Or, if you're super ambitious, load the source tree into Eclipse or another IDE that will populate a bin/ directory automatically. The mapwarper script will use that preferentially over a mapwarper.jar.

On Windows you'll be more on your own with compiling the code. I don't have any opportunity to test a launcher script for Windows. If you know how to run a Java compiler at all, it should be straightforward -- there are no dependencies beyond what comes with Java out of the box!

From time to time (if people bug me for it) I might release a pre-built JAR for the benefit of people who only have a Java Runtime Environment installed. You'll still want to check out the source tree from Git in order to get my example warp definitions.

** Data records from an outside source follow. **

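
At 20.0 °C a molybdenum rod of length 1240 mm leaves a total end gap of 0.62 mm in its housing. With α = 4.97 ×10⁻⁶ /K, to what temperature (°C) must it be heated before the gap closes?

α·L₀·ΔT = 0.62 mm ⇒ ΔT = 0.62 / (4.97×10⁻⁶ × 1240.0) = 100.6 K.
T = 20.0 + 100.6 = 120.6 °C.

121 °C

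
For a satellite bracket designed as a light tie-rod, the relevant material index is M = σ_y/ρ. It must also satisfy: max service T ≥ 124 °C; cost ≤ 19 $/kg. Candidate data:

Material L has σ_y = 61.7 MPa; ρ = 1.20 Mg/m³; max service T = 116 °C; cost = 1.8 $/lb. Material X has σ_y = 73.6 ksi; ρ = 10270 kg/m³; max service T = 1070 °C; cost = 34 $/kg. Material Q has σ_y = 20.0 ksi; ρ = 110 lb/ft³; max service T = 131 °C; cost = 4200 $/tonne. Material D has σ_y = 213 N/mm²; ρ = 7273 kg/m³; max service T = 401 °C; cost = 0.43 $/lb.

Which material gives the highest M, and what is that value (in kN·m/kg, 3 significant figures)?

Screen on constraints: max service T ≥ 124 °C; cost ≤ 19 $/kg. Survivors: material Q, material D.
Normalizing units and computing the index:
  material Q: σ_y = 137.9 MPa, ρ = 1762 kg/m³
  material D: σ_y = 213.0 MPa, ρ = 7273 kg/m³
  material Q: M = 78.3 kN·m/kg
  material D: M = 29.3 kN·m/kg
Highest index: material Q.

material Q, M = 78.3 kN·m/kg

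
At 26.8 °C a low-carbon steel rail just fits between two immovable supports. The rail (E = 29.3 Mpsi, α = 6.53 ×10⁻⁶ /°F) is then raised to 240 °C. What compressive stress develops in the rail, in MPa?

E = 29.3 Mpsi = 202.0 GPa.
α = 6.53×10⁻⁶/°F × 9/5 = 11.8×10⁻⁶/K.
ΔT = 213.2 K. Constrained thermal stress σ = E·α·ΔT = 202.0×10³ MPa × 11.8×10⁻⁶ × 213.2 = 506 MPa (compressive).

506 MPa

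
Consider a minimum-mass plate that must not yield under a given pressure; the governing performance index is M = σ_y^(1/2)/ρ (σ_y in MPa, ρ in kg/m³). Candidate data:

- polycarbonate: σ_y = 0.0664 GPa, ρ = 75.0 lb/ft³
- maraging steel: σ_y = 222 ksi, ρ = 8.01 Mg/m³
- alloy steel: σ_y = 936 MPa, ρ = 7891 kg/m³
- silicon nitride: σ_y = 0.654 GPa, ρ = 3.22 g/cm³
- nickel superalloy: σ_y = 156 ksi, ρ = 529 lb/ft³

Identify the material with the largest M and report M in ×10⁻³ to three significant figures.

Putting every candidate on a common basis:
  polycarbonate: σ_y = 66.40 MPa, ρ = 1201 kg/m³
  maraging steel: σ_y = 1531 MPa, ρ = 8010 kg/m³
  alloy steel: σ_y = 936.0 MPa, ρ = 7891 kg/m³
  silicon nitride: σ_y = 654.0 MPa, ρ = 3220 kg/m³
  nickel superalloy: σ_y = 1076 MPa, ρ = 8474 kg/m³
  silicon nitride: M = 7.94×10⁻³
  polycarbonate: M = 6.78×10⁻³
  maraging steel: M = 4.88×10⁻³
  alloy steel: M = 3.88×10⁻³
  nickel superalloy: M = 3.87×10⁻³
Highest index: silicon nitride.

silicon nitride, M = 7.94×10⁻³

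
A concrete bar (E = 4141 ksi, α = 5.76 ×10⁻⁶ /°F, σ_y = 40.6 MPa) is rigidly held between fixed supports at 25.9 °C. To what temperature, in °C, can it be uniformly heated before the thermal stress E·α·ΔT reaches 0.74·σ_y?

E = 4141 ksi = 28.55 GPa.
α = 5.76×10⁻⁶/°F × 9/5 = 10.4×10⁻⁶/K.
E·α·ΔT = 30.04 MPa ⇒ ΔT = 30.04 / (28.55×10³ × 10.4×10⁻⁶) = 101.5 K.
T = 25.9 + 101.5 = 127.4 °C.

127 °C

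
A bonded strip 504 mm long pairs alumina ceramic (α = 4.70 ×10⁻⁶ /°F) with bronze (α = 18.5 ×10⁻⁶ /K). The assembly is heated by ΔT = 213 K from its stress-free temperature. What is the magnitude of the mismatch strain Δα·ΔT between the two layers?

2.14×10⁻³

alumina ceramic: α = 4.70×10⁻⁶/°F × 9/5 = 8.46×10⁻⁶/K.
Δα = |8.46 − 18.5|×10⁻⁶/K = 10.0×10⁻⁶/K.
Mismatch strain = Δα·ΔT = 10.0×10⁻⁶ × 213.0 = 2.14×10⁻³.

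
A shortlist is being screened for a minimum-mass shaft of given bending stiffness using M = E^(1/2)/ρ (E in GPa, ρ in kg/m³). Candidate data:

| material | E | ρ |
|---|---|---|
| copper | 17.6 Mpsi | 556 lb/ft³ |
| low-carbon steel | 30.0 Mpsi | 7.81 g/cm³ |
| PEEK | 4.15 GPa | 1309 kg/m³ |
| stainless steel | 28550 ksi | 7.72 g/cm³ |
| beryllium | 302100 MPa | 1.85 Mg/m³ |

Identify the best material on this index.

Normalizing units and computing the index:
  copper: E = 121.3 GPa, ρ = 8906 kg/m³
  low-carbon steel: E = 206.8 GPa, ρ = 7810 kg/m³
  PEEK: E = 4.150 GPa, ρ = 1309 kg/m³
  stainless steel: E = 196.8 GPa, ρ = 7720 kg/m³
  beryllium: E = 302.1 GPa, ρ = 1850 kg/m³
  beryllium: M = 9.40×10⁻³
  low-carbon steel: M = 1.84×10⁻³
  stainless steel: M = 1.82×10⁻³
  PEEK: M = 1.56×10⁻³
  copper: M = 1.24×10⁻³
Beryllium has the largest M.

beryllium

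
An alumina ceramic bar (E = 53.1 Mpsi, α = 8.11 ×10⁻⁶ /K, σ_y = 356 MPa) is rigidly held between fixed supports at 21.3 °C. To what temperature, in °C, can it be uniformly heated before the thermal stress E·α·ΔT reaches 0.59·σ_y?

92.0 °C

E = 53.1 Mpsi = 366.1 GPa.
E·α·ΔT = 210.0 MPa ⇒ ΔT = 210.0 / (366.1×10³ × 8.11×10⁻⁶) = 70.74 K.
T = 21.3 + 70.74 = 92.04 °C.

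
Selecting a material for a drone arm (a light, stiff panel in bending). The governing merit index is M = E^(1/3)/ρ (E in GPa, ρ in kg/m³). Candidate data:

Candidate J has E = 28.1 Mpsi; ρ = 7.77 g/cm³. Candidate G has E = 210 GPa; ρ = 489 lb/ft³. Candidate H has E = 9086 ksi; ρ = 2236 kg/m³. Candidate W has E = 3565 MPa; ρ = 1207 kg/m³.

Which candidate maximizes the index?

candidate H

Putting every candidate on a common basis:
  candidate J: E = 193.7 GPa, ρ = 7770 kg/m³
  candidate G: E = 210.0 GPa, ρ = 7833 kg/m³
  candidate H: E = 62.65 GPa, ρ = 2236 kg/m³
  candidate W: E = 3.565 GPa, ρ = 1207 kg/m³
  candidate H: M = 1.78×10⁻³
  candidate W: M = 1.27×10⁻³
  candidate G: M = 0.759×10⁻³
  candidate J: M = 0.745×10⁻³
The maximum is for candidate H.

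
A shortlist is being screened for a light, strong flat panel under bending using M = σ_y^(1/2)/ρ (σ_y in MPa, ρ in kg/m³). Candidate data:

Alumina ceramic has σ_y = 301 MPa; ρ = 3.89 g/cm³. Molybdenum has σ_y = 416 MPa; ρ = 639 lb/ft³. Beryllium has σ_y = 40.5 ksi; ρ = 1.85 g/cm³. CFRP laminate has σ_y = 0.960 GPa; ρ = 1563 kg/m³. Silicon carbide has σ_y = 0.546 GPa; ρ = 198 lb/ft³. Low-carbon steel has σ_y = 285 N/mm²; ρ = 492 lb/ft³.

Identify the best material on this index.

Putting every candidate on a common basis:
  alumina ceramic: σ_y = 301.0 MPa, ρ = 3890 kg/m³
  molybdenum: σ_y = 416.0 MPa, ρ = 10240 kg/m³
  beryllium: σ_y = 279.2 MPa, ρ = 1850 kg/m³
  CFRP laminate: σ_y = 960.0 MPa, ρ = 1563 kg/m³
  silicon carbide: σ_y = 546.0 MPa, ρ = 3172 kg/m³
  low-carbon steel: σ_y = 285.0 MPa, ρ = 7881 kg/m³
  CFRP laminate: M = 19.8×10⁻³
  beryllium: M = 9.03×10⁻³
  silicon carbide: M = 7.37×10⁻³
  alumina ceramic: M = 4.46×10⁻³
  low-carbon steel: M = 2.14×10⁻³
  molybdenum: M = 1.99×10⁻³
CFRP laminate has the largest M.

CFRP laminate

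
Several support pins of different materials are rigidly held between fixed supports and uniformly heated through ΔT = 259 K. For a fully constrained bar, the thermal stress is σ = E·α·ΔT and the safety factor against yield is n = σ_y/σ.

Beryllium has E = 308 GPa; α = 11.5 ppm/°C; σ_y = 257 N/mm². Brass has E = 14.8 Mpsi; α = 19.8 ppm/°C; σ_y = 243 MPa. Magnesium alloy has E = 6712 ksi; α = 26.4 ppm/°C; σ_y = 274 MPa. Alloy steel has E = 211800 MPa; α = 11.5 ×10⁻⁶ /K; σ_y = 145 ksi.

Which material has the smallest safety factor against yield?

beryllium

Per material, after unit conversion:
  beryllium: E = 308.0, α = 11.5, σ_y = 257.0 → σ = 917 MPa, n = 0.280
  brass: E = 102.0, α = 19.8, σ_y = 243.0 → σ = 523 MPa, n = 0.464
  magnesium alloy: E = 46.28, α = 26.4, σ_y = 274.0 → σ = 316 MPa, n = 0.866
  alloy steel: E = 211.8, α = 11.5, σ_y = 999.7 → σ = 631 MPa, n = 1.58
Beryllium has the lowest safety factor, n = 0.280.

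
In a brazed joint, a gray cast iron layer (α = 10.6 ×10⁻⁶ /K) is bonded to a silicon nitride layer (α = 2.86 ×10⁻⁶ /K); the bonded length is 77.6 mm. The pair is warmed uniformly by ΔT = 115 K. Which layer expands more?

gray cast iron

α(gray cast iron) = 10.6×10⁻⁶/K vs α(silicon nitride) = 2.86×10⁻⁶/K.
Higher α expands more for the same ΔT: gray cast iron.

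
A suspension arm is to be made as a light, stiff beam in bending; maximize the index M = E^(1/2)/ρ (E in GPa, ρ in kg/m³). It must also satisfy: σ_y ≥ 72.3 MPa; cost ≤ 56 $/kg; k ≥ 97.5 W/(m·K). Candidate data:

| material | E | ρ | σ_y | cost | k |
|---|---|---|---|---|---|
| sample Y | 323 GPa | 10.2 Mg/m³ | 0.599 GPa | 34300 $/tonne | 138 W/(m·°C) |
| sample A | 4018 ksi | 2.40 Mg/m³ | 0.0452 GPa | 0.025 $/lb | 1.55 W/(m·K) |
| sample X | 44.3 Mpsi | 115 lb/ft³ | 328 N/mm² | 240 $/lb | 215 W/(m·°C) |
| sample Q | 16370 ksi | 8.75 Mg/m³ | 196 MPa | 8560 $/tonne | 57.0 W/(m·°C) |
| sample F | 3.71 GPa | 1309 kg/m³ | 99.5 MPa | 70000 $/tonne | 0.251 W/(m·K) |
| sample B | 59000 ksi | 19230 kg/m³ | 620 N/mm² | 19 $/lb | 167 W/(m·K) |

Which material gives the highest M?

sample Y

Screen on constraints: σ_y ≥ 72.3 MPa; cost ≤ 56 $/kg; k ≥ 97.5 W/(m·K). Survivors: sample Y, sample B.
Putting every candidate on a common basis:
  sample Y: E = 323.0 GPa, ρ = 10200 kg/m³
  sample B: E = 406.8 GPa, ρ = 19230 kg/m³
  sample Y: M = 1.76×10⁻³
  sample B: M = 1.05×10⁻³
The maximum is for sample Y.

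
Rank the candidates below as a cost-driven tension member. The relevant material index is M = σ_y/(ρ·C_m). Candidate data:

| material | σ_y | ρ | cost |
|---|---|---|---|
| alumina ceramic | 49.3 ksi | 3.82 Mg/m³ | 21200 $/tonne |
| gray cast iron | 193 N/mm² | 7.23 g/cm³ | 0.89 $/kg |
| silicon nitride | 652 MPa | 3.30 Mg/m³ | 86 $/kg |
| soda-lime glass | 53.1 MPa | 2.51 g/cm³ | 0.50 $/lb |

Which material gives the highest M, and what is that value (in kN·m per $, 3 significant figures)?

After converting to SI:
  alumina ceramic: σ_y = 339.9 MPa, ρ = 3820 kg/m³, cost = 21.20 $/kg
  gray cast iron: σ_y = 193.0 MPa, ρ = 7230 kg/m³, cost = 0.8900 $/kg
  silicon nitride: σ_y = 652.0 MPa, ρ = 3300 kg/m³, cost = 86.00 $/kg
  soda-lime glass: σ_y = 53.10 MPa, ρ = 2510 kg/m³, cost = 1.102 $/kg
  gray cast iron: M = 30.0 kN·m per $
  soda-lime glass: M = 19.2 kN·m per $
  alumina ceramic: M = 4.20 kN·m per $
  silicon nitride: M = 2.30 kN·m per $
Gray cast iron has the largest M.

gray cast iron, M = 30.0 kN·m per $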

Strictly speaking I don't know the program will work on MacOS or Windows, but Swing claims to be cross-platform, so there's at least a fairly good chance that it should. If you try it, let me know how it goes!

Minor caveats

The program spams copious status output to the terminal -- mostly for debugging purposes -- so don't expect it to run quietly in the background.

The program starts by creating a cache directory for downloaded map tiles in an appropriate location. The default location can be overridden by giving a --tilecache argument. The program never itself deletes anything from this cache itself, so be sure to clear it out once you're done playing.

With a 4K display you need to add a -Dsun.java2d.uiScale=2 argument to the java command line, at least on Linux. (I haven't found a robust way to autodetect the need for this yet).

Getting started

Navigate to a *.vect file in the cases/ subdirectory, single click on it to load, and then press W to switch to warped view and locate the tracks. To get back to the graphical track picker the program starts up in, press R to get back to an ordinary unwarped map view, then O.

Drag holding the middle mouse button to move the map. Or, if you don't have a working middle button, press . to select a tool where the first button will do it.

Beyond that, play around. Most of the command keys are documented in the right-click menu in the map view. For many tools, holding Shift down previews what the result of clicking would be. In the drawing tools, Ctrl-click (or Ctrl-drag) deletes nodes.

If you can read Danish, my original design notes in gui.txt may give you an idea how the UI is supposed to work. Otherwise you're on your own. (In any case, I don't have a written-down explanation in any language about the underlying model of how a chain of vector segments defines a warped map projection ...)

Example data

The cases/ subdirectory contains my own warp definitions, currently mostly for large German stations.

Many of them were created with earlier versions of the program, so they shouldn't be taken as canonical examples of how best to use the current feature set.